Legal Literacy - In the classroom, we were fed theories about justice, the rule of law, and morality in legal practice. We learned from Hans Kelsen about law as a hierarchical system of norms, from John Rawls about justice as fairness, and from Montesquieu about the trias politica that divides power for balance. We memorized articles in the 1945 Constitution, understood the principles of criminal and civil law, and analyzed court decisions considered important precedents.
Everything sounded beautiful and convincing—as if the law really worked for the benefit of the people. However, the deeper we studied the law, the clearer it became that all of this was just an illusion.
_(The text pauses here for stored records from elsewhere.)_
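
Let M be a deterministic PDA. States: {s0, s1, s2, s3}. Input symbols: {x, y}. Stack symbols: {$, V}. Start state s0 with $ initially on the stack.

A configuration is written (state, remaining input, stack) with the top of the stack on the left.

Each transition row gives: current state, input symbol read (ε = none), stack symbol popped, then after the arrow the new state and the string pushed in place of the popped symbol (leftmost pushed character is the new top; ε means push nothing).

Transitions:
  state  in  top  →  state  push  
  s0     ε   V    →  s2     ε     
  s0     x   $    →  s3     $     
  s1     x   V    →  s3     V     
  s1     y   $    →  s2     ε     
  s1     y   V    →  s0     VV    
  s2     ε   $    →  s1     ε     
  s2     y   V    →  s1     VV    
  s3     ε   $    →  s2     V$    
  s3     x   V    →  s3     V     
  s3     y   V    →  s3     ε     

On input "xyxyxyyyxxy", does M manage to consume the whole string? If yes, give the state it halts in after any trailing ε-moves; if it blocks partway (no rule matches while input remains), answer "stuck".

stuck

(s0, xyxyxyyyxxy, $)
  read x, top $: go to s3, push $ → (s3, yxyxyyyxxy, $)
  ε-move, top $: go to s2, push V$ → (s2, yxyxyyyxxy, V$)
  read y, top V: go to s1, push VV → (s1, xyxyyyxxy, VV$)
  read x, top V: go to s3, push V → (s3, yxyyyxxy, VV$)
  read y, top V: go to s3, push ε → (s3, xyyyxxy, V$)
  read x, top V: go to s3, push V → (s3, yyyxxy, V$)
  read y, top V: go to s3, push ε → (s3, yyxxy, $)
  ε-move, top $: go to s2, push V$ → (s2, yyxxy, V$)
  read y, top V: go to s1, push VV → (s1, yxxy, VV$)
  read y, top V: go to s0, push VV → (s0, xxy, VVV$)
  ε-move, top V: go to s2, push ε → (s2, xxy, VV$)
No transition for (s2, x, top V); M blocks with input xxy remaining.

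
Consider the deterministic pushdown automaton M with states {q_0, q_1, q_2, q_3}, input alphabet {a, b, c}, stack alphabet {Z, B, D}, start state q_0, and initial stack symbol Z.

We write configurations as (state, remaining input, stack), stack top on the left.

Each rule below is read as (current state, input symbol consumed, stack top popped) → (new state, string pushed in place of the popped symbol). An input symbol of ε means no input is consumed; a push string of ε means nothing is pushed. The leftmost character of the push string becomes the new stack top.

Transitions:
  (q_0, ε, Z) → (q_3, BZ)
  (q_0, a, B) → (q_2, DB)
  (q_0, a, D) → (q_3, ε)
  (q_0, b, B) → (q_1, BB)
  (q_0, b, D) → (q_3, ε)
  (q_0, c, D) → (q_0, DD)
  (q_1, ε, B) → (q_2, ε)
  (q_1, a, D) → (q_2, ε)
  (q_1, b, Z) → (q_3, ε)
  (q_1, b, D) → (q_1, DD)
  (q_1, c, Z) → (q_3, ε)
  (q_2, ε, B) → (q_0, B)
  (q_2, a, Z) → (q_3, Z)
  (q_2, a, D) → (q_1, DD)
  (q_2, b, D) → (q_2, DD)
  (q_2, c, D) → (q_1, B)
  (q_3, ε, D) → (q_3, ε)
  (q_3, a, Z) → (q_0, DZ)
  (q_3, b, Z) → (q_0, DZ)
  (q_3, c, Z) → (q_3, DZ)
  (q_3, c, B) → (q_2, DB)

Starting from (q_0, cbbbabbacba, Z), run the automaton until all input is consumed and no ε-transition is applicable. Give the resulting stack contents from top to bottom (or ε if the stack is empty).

DDDDDDDBZ

(q_0, cbbbabbacba, Z)
  ε-move, top Z: go to q_3, push BZ → (q_3, cbbbabbacba, BZ)
  read c, top B: go to q_2, push DB → (q_2, bbbabbacba, DBZ)
  read b, top D: go to q_2, push DD → (q_2, bbabbacba, DDBZ)
  read b, top D: go to q_2, push DD → (q_2, babbacba, DDDBZ)
  read b, top D: go to q_2, push DD → (q_2, abbacba, DDDDBZ)
  read a, top D: go to q_1, push DD → (q_1, bbacba, DDDDDBZ)
  read b, top D: go to q_1, push DD → (q_1, bacba, DDDDDDBZ)
  read b, top D: go to q_1, push DD → (q_1, acba, DDDDDDDBZ)
  read a, top D: go to q_2, push ε → (q_2, cba, DDDDDDBZ)
  read c, top D: go to q_1, push B → (q_1, ba, BDDDDDBZ)
  ε-move, top B: go to q_2, push ε → (q_2, ba, DDDDDBZ)
  read b, top D: go to q_2, push DD → (q_2, a, DDDDDDBZ)
  read a, top D: go to q_1, push DD → (q_1, ε, DDDDDDDBZ)
All input consumed in state q_1 with stack DDDDDDDBZ.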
The law in this country is not a tool of justice, but an instrument of the powerful to oppress the weak and protect their own interests. When we questioned why the reality outside did not reflect the theories we learned, a lecturer casually said, “You will understand later when you become practitioners. The way the law works is not as ideal as you imagine.”
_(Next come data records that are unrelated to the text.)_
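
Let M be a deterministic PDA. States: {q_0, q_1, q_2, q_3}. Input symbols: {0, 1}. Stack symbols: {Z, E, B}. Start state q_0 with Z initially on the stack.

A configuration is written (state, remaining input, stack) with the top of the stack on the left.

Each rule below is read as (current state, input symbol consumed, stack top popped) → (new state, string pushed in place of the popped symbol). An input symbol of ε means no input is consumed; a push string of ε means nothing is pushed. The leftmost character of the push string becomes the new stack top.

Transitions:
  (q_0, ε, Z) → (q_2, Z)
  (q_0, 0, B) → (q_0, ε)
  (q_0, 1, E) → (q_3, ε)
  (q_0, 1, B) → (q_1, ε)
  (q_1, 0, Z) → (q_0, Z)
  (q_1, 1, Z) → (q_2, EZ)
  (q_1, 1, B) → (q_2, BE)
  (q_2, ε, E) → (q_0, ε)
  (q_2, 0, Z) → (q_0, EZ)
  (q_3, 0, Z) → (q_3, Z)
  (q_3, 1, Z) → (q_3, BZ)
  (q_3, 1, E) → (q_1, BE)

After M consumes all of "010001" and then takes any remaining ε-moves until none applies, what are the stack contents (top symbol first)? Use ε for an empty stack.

BZ

(q_0, 010001, Z)
  ε-move, top Z: go to q_2, push Z → (q_2, 010001, Z)
  read 0, top Z: go to q_0, push EZ → (q_0, 10001, EZ)
  read 1, top E: go to q_3, push ε → (q_3, 0001, Z)
  read 0, top Z: go to q_3, push Z → (q_3, 001, Z)
  read 0, top Z: go to q_3, push Z → (q_3, 01, Z)
  read 0, top Z: go to q_3, push Z → (q_3, 1, Z)
  read 1, top Z: go to q_3, push BZ → (q_3, ε, BZ)
All input consumed in state q_3 with stack BZ.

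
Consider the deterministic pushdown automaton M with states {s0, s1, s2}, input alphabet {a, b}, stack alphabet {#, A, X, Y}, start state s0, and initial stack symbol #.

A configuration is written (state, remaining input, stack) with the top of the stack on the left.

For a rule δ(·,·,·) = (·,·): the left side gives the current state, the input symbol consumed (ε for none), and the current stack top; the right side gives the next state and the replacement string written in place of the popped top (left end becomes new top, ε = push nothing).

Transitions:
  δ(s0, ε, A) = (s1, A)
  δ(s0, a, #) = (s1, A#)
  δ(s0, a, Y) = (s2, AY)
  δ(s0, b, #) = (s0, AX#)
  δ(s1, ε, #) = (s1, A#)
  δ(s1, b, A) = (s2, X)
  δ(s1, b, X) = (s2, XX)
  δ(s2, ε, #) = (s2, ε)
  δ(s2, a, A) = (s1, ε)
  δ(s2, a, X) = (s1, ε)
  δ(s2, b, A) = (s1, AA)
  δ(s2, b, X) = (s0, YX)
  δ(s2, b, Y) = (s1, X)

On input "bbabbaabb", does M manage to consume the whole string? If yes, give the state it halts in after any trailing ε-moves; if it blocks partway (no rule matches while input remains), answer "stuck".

stuck

(s0, bbabbaabb, #)
  read b, top #: go to s0, push AX# → (s0, babbaabb, AX#)
  ε-move, top A: go to s1, push A → (s1, babbaabb, AX#)
  read b, top A: go to s2, push X → (s2, abbaabb, XX#)
  read a, top X: go to s1, push ε → (s1, bbaabb, X#)
  read b, top X: go to s2, push XX → (s2, baabb, XX#)
  read b, top X: go to s0, push YX → (s0, aabb, YXX#)
  read a, top Y: go to s2, push AY → (s2, abb, AYXX#)
  read a, top A: go to s1, push ε → (s1, bb, YXX#)
No transition for (s1, b, top Y); M blocks with input bb remaining.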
That sentence sounded like an early warning: prepare to enter a world full of decay, where the law is more often a tool for transactions than a tool for justice. If the law is already so corrupt, if everything we have learned is just academic nonsense without relevance in the real world, then what is the purpose of the Faculty of Law? What is the point of learning about justice if legal practice is filled with bribery, manipulation, and behind-the-table transactions? If in the end the Faculty of Law only produces graduates who are forced to submit to a corrupt system or are eliminated for refusing to play in this dirty game, then it is better to dissolve this faculty.